Homeless drug addicts are some of the hardest workers in the world and spend most of their waking hours collecting bottles, cans and recyclables in order to make enough money so they can score the drugs they desperately need. A $5 Tim Horton’s card doesn’t buy much crack.

Abbotsford seems to have a hard time understanding the science or the research that is out there about marginalized drug addicts and is constantly getting caught up in outdated, moralistic, unscientific and non-academic attitudes about dealing with marginalized people.

Apparently the possibility that addicts might spend money on drugs (go figure) instead of something more wholesome like $ 5 worth of coffee or $10 worth of groceries seems to frighten those who work with the poor in Abbotsford enough that they can’t seem to wrap their heads around how to actually communicate with homeless people.

The authors of the report took a picture of the DWS TeePee in Jubilee Park which shows some vague sense of the importance of the organization in forcing the only substantive changes that have ever occurred in Abbotsford – first with their victory in court putting an end to the ruthless, illegal, immoral and ultra vires Anti Harm Reduction Bylaws and then, because of their protest, which has been going on for over a year, their ability to force the Abbotsford Police Department to stop abusing homeless people and engaging in a campaign of dispersing and displacing them known as The Abbotsford Shuffle.

Timmerman and Capp came up with an interesting little piece of research but like most of what UFV or the ACS or MCC has come up with it is neither rigourously academic enough nor scientifically grounded enough to tell us anything we don’t already know.

If UFV is ever going to be taken seriously as a real university it is going to have to stop producing mediocre material and listening to the local cheerleaders who do not have the universitiy’s long term survival or academic reputation at heart.

DWS TeePee  09_12_14 Bas Stevens photo.

DWS TeePee 09_12_14 Bas Stevens photo.

Among the interesting facts revealed in the survey:

  • 49% found tolerance (drugs) to be important/desirable housing feature
  • 26% found discrimination and the stigma associated with living on the streets a problem and the same group felt the treatment they received from service providers and welfare was a problem
  • 46% of individuals on the street feel absolutely unsafe

It is fascinating that given those little nuggets, the DWS was not asked to participate in the project.
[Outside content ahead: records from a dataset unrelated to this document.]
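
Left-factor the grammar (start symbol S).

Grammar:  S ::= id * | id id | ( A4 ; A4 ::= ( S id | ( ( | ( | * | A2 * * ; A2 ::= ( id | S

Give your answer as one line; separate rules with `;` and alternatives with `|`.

S ::= ( A4 | id S'; A4 ::= * | A2 * * | ( A4'; A2 ::= ( id | S; S' ::= * | id; A4' ::= S id | ( | ε

S has alternatives sharing prefix 'id': factor to S → id S' with S' → * | id.
A4 has alternatives sharing prefix '(': factor to A4 → ( A4' with A4' → S id | ( | ε.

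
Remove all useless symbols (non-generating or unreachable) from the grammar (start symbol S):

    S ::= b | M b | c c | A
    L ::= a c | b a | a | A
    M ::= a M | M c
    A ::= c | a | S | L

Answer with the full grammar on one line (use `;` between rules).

Generating nonterminals: {A, L, S}.
Reachable from S after that: {A, L, S}.
Removed useless symbols: {M} and every production mentioning them.

S ::= b | c c | A; L ::= a c | b a | a | A; A ::= c | a | S | L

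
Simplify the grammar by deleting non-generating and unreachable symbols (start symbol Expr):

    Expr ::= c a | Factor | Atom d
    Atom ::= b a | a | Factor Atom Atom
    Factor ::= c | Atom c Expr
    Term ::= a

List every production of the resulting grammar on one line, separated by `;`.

Expr ::= c a | Factor | Atom d; Atom ::= b a | a | Factor Atom Atom; Factor ::= c | Atom c Expr

Generating nonterminals: {Atom, Expr, Factor, Term}.
Reachable from Expr after that: {Atom, Expr, Factor}.
Removed useless symbols: {Term} and every production mentioning them.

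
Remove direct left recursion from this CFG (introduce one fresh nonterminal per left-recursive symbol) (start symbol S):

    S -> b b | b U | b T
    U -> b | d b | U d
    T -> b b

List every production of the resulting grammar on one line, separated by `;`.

Left recursion appears on U.
For U: α = {d}, β = {b, d b}. Rewrite as U → β U' and U' → α U' | ε.

S -> b b | b U | b T; U -> b U' | d b U'; T -> b b; U' -> d U' | epsilon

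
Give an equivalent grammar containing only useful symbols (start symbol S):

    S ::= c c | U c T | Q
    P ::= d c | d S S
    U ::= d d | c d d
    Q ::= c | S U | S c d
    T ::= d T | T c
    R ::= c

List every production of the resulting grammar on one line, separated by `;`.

Generating nonterminals: {P, Q, R, S, U}.
Reachable from S after that: {Q, S, U}.
Removed useless symbols: {P, R, T} and every production mentioning them.

S ::= c c | Q; U ::= d d | c d d; Q ::= c | S U | S c d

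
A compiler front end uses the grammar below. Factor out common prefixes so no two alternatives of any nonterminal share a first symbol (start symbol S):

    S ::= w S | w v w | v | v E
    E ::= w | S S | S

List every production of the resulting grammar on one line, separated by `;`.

S has alternatives sharing prefix 'w': factor to S → w S' with S' → S | v w.
S has alternatives sharing prefix 'v': factor to S → v S'' with S'' → ε | E.
E has alternatives sharing prefix 'S': factor to E → S E' with E' → S | ε.

S ::= w S' | v S''; E ::= w | S E'; S' ::= S | v w; S'' ::= ε | E; E' ::= S | ε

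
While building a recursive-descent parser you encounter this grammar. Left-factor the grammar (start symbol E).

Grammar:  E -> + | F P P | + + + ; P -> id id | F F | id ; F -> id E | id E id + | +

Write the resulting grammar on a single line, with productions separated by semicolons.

E -> F P P | + E'; P -> F F | id P'; F -> + | id E F'; E' -> ε | + +; P' -> id | ε; F' -> ε | id +

E has alternatives sharing prefix '+': factor to E → + E' with E' → ε | + +.
P has alternatives sharing prefix 'id': factor to P → id P' with P' → id | ε.
F has alternatives sharing prefix 'id E': factor to F → id E F' with F' → ε | id +.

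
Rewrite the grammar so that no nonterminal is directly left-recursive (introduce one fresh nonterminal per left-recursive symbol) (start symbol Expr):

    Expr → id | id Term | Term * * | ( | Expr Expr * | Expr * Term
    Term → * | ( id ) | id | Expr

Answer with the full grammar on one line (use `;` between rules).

Expr → id Expr1 | id Term Expr1 | Term * * Expr1 | ( Expr1; Term → * | ( id ) | id | Expr; Expr1 → Expr * Expr1 | * Term Expr1 | ε

Left recursion appears on Expr.
For Expr: α = {Expr *, * Term}, β = {id, id Term, Term * *, (}. Rewrite as Expr → β Expr1 and Expr1 → α Expr1 | ε.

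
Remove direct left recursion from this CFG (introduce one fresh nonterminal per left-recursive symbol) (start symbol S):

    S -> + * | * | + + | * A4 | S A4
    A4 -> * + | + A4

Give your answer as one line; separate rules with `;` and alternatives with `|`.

S -> + * S' | * S' | + + S' | * A4 S'; A4 -> * + | + A4; S' -> A4 S' | ε

S is directly left-recursive.
For S: α = {A4}, β = {+ *, *, + +, * A4}. Rewrite as S → β S' and S' → α S' | ε.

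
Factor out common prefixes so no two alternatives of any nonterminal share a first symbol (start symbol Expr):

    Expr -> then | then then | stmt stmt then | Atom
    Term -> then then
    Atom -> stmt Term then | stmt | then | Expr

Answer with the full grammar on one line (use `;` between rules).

Expr has alternatives sharing prefix 'then': factor to Expr → then Expr1 with Expr1 → ε | then.
Atom has alternatives sharing prefix 'stmt': factor to Atom → stmt Atom1 with Atom1 → Term then | ε.

Expr -> stmt stmt then | Atom | then Expr1; Term -> then then; Atom -> then | Expr | stmt Atom1; Expr1 -> ε | then; Atom1 -> Term then | ε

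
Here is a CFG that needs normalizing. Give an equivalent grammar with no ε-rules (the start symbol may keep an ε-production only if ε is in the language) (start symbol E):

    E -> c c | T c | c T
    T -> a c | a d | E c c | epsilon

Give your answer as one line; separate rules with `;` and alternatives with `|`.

E -> c c | T c | c | c T; T -> a c | a d | E c c

The nullable symbols are {T}.
ε ∉ L(G), so no ε-production is kept.
Add the nullable-subset variants: E → T c gives T c | c.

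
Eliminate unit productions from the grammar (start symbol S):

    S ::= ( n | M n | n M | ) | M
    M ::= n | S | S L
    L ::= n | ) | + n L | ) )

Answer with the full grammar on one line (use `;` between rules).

S ::= ( n | M n | n M | ) | n | S L; M ::= ( n | M n | n M | ) | n | S L; L ::= n | ) | + n L | ) )

Unit pairs: M ⇒* {S}; S ⇒* {M}.
For each unit pair (A, B), copy every non-unit production of B to A, then drop all unit productions.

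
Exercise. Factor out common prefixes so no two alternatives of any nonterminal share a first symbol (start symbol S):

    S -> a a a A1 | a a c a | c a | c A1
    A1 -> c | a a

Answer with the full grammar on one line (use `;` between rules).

S has alternatives sharing prefix 'a a': factor to S → a a S' with S' → a A1 | c a.
S has alternatives sharing prefix 'c': factor to S → c S'' with S'' → a | A1.

S -> a a S' | c S''; A1 -> c | a a; S' -> a A1 | c a; S'' -> a | A1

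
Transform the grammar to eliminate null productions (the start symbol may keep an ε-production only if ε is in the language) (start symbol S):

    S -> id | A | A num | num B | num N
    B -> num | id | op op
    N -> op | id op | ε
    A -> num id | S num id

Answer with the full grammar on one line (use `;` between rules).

The nullable symbols are {N}.
ε ∉ L(G), so no ε-production is kept.
Expand every rule over subsets of its nullable positions: S → num N gives num N | num.

S -> id | A | A num | num B | num N | num; B -> num | id | op op; N -> op | id op; A -> num id | S num id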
Even the MCC found that 60-80% of people on the street self identified as addicts and yet we are still talking about the homeless as though they are people who are temporarily down on their luck and just require a good meal and some good advice from a nice Christian organization to get back on their feet.

I don’t know why this community is so insistent on sticking to its thick-headed approach to providing help to people which they do not want, cannot use and in no way addresses the problems or the issues they face.

Until Abbotsford can get it into its collective head that the people who live on our streets in agony are not fodder for the business of Christianity nor fodder for the business of poverty which our care facilities have become.

If we keep using a ham-fisted amateurish approach, relying on pseudo-academic claptrap and political hocus pocus while everybody involved in helping the poor keeps spending most of their time protecting their own asses instead of telling the truth about their inability to fix things the Abbotsford Homeless Crisis will just keep going from bad to worse. More people will fall through the cracks, end up on the street, become statistics and end up dying of neglect because the people to whom we’ve entrusted the job simply can’t do it.

It is becoming more and more clear that the amateurs responsible for treating, healing and helping our mentally ill, our drug addicts and our alcohol dependent men and women simply don’t know what they are doing. They should allow someone who knows how to do the work at which they are failing so miserably take over before too many more people die.